Venezuela submits INDC, Argentina indicates post-Paris changes

Published 12:41 on December 14, 2015  /  Last updated at 12:42 on December 14, 2015  /  EMEA, EU ETS  /  No Comments

Oil-rich Venezuela became the last substantial emitter to submit its INDC over the weekend as the Paris Agreement was gavelled through, while Argentina’s new government reportedly signalled that its pledge might be revised.

Oil-rich Venezuela became the last substantial emitter to submit its INDC over the weekend as the Paris Agreement was gavelled through, while Argentina’s new government reportedly signalled that its pledge might be revised.

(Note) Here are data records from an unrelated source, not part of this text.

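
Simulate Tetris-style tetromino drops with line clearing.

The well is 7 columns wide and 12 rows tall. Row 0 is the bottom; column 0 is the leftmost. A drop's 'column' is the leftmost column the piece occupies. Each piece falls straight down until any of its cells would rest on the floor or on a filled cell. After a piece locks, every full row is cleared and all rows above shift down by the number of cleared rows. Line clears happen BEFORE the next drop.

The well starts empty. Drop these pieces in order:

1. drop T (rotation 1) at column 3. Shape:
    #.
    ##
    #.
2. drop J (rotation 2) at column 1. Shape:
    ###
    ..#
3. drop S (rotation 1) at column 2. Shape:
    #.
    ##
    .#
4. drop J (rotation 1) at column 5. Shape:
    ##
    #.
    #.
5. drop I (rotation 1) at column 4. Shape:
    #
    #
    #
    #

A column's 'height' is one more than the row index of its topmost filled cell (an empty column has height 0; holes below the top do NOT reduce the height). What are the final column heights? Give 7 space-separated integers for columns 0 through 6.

Answer: 0 5 8 7 6 3 3

Derivation:
Drop 1: T rot1 at col 3 lands with bottom-row=0; cleared 0 line(s) (total 0); column heights now [0 0 0 3 2 0 0], max=3
Drop 2: J rot2 at col 1 lands with bottom-row=3; cleared 0 line(s) (total 0); column heights now [0 5 5 5 2 0 0], max=5
Drop 3: S rot1 at col 2 lands with bottom-row=5; cleared 0 line(s) (total 0); column heights now [0 5 8 7 2 0 0], max=8
Drop 4: J rot1 at col 5 lands with bottom-row=0; cleared 0 line(s) (total 0); column heights now [0 5 8 7 2 3 3], max=8
Drop 5: I rot1 at col 4 lands with bottom-row=2; cleared 0 line(s) (total 0); column heights now [0 5 8 7 6 3 3], max=8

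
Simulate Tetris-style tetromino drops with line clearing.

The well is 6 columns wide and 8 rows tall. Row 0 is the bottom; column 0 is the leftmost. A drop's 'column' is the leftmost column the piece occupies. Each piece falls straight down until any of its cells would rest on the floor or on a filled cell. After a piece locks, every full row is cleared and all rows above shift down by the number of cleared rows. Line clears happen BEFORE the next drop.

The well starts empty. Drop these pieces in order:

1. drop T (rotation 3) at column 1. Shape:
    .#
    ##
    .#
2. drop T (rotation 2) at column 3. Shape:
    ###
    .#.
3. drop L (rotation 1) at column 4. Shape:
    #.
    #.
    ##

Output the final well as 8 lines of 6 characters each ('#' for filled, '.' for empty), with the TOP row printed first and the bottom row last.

Drop 1: T rot3 at col 1 lands with bottom-row=0; cleared 0 line(s) (total 0); column heights now [0 2 3 0 0 0], max=3
Drop 2: T rot2 at col 3 lands with bottom-row=0; cleared 0 line(s) (total 0); column heights now [0 2 3 2 2 2], max=3
Drop 3: L rot1 at col 4 lands with bottom-row=2; cleared 0 line(s) (total 0); column heights now [0 2 3 2 5 3], max=5

Answer: ......
......
......
....#.
....#.
..#.##
.#####
..#.#.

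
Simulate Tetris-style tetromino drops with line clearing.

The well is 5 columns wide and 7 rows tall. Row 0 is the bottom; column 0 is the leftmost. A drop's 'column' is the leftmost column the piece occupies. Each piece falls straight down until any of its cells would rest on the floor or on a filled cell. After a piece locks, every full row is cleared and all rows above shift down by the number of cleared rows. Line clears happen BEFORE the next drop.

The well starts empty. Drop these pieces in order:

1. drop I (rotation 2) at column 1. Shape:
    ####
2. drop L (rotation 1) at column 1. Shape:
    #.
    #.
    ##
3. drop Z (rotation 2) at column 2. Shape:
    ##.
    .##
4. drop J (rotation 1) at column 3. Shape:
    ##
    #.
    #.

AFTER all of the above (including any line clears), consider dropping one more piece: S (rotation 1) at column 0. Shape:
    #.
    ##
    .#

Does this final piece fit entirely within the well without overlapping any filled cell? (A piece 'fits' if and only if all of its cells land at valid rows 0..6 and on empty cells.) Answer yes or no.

Answer: yes

Derivation:
Drop 1: I rot2 at col 1 lands with bottom-row=0; cleared 0 line(s) (total 0); column heights now [0 1 1 1 1], max=1
Drop 2: L rot1 at col 1 lands with bottom-row=1; cleared 0 line(s) (total 0); column heights now [0 4 2 1 1], max=4
Drop 3: Z rot2 at col 2 lands with bottom-row=1; cleared 0 line(s) (total 0); column heights now [0 4 3 3 2], max=4
Drop 4: J rot1 at col 3 lands with bottom-row=3; cleared 0 line(s) (total 0); column heights now [0 4 3 6 6], max=6
Test piece S rot1 at col 0 (width 2): heights before test = [0 4 3 6 6]; fits = True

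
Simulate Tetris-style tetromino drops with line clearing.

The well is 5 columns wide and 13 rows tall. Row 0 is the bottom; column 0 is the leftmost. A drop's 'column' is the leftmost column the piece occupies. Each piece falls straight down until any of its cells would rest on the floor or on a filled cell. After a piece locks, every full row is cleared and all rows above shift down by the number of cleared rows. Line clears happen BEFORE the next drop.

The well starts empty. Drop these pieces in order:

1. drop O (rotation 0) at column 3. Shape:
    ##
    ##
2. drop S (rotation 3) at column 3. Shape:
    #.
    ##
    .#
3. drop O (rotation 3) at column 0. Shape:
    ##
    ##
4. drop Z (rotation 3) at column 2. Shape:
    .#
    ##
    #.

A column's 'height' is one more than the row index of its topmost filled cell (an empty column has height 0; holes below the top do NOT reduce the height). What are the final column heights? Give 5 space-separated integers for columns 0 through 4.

Answer: 2 2 6 7 4

Derivation:
Drop 1: O rot0 at col 3 lands with bottom-row=0; cleared 0 line(s) (total 0); column heights now [0 0 0 2 2], max=2
Drop 2: S rot3 at col 3 lands with bottom-row=2; cleared 0 line(s) (total 0); column heights now [0 0 0 5 4], max=5
Drop 3: O rot3 at col 0 lands with bottom-row=0; cleared 0 line(s) (total 0); column heights now [2 2 0 5 4], max=5
Drop 4: Z rot3 at col 2 lands with bottom-row=4; cleared 0 line(s) (total 0); column heights now [2 2 6 7 4], max=7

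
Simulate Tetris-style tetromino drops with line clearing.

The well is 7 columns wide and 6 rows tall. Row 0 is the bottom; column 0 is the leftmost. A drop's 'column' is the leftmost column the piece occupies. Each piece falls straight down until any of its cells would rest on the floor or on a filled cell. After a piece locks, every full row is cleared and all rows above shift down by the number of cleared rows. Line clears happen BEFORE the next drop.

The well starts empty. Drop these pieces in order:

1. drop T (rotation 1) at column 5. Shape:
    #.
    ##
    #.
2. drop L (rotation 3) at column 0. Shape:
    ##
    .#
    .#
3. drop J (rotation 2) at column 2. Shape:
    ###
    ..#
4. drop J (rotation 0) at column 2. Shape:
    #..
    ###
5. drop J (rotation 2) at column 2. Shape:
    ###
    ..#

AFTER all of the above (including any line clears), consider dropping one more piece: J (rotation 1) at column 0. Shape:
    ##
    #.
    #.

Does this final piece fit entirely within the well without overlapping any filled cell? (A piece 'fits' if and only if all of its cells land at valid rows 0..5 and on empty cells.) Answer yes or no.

Answer: yes

Derivation:
Drop 1: T rot1 at col 5 lands with bottom-row=0; cleared 0 line(s) (total 0); column heights now [0 0 0 0 0 3 2], max=3
Drop 2: L rot3 at col 0 lands with bottom-row=0; cleared 0 line(s) (total 0); column heights now [3 3 0 0 0 3 2], max=3
Drop 3: J rot2 at col 2 lands with bottom-row=0; cleared 0 line(s) (total 0); column heights now [3 3 2 2 2 3 2], max=3
Drop 4: J rot0 at col 2 lands with bottom-row=2; cleared 0 line(s) (total 0); column heights now [3 3 4 3 3 3 2], max=4
Drop 5: J rot2 at col 2 lands with bottom-row=3; cleared 0 line(s) (total 0); column heights now [3 3 5 5 5 3 2], max=5
Test piece J rot1 at col 0 (width 2): heights before test = [3 3 5 5 5 3 2]; fits = True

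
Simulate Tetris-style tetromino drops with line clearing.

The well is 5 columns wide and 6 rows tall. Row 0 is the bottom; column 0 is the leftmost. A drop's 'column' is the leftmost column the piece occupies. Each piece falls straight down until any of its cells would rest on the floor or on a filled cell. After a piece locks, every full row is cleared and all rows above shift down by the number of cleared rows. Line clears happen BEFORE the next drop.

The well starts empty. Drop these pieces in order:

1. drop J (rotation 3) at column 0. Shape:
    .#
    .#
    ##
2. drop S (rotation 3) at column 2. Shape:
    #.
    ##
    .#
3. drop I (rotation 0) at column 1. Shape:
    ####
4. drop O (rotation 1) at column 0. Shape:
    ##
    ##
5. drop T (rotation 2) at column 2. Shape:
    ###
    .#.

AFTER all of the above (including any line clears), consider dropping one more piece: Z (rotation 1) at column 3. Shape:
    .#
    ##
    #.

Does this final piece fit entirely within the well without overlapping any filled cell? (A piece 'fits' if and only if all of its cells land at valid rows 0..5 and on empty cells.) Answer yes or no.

Drop 1: J rot3 at col 0 lands with bottom-row=0; cleared 0 line(s) (total 0); column heights now [1 3 0 0 0], max=3
Drop 2: S rot3 at col 2 lands with bottom-row=0; cleared 0 line(s) (total 0); column heights now [1 3 3 2 0], max=3
Drop 3: I rot0 at col 1 lands with bottom-row=3; cleared 0 line(s) (total 0); column heights now [1 4 4 4 4], max=4
Drop 4: O rot1 at col 0 lands with bottom-row=4; cleared 0 line(s) (total 0); column heights now [6 6 4 4 4], max=6
Drop 5: T rot2 at col 2 lands with bottom-row=4; cleared 1 line(s) (total 1); column heights now [5 5 4 5 4], max=5
Test piece Z rot1 at col 3 (width 2): heights before test = [5 5 4 5 4]; fits = False

Answer: no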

Venezuela’s plan, which was announced by the country’s lead negotiator Claudia Salerno on the floor of the Paris climate talks just after the Agreement was struck, pledges to cut emissions by at least 20% under BAU levels in 2030.

It said this depended on developed countries fulfilling their commitments on climate finance, technology transfer and capacity building.

It included plans to build and expand mass transit systems to consequently reduce vehicle use.

Venezuela’s subsidies mean motorists pay some of the cheapest petrol prices in the world but the INDC included no details on whether these would be reduced.

Meanwhile, a negotiator from Argentina, which has a new government under President Mauricio Macri, indicated the country would revise its INDC, Argentinian journalist Tais Gadea Lara said on Twitter.

FEW REMAIN

The submission meant Venezuela became the 187th nation to submit an INDC, leaving just eight UNFCCC nations without one, all relatively small emitters.

Uzbekistan, Nicaragua, Panama, and East Timor have yet to submit. The remaining ones are war-torn Syria and Libya, earthquake-shattered Nepal, and isolationist North Korea.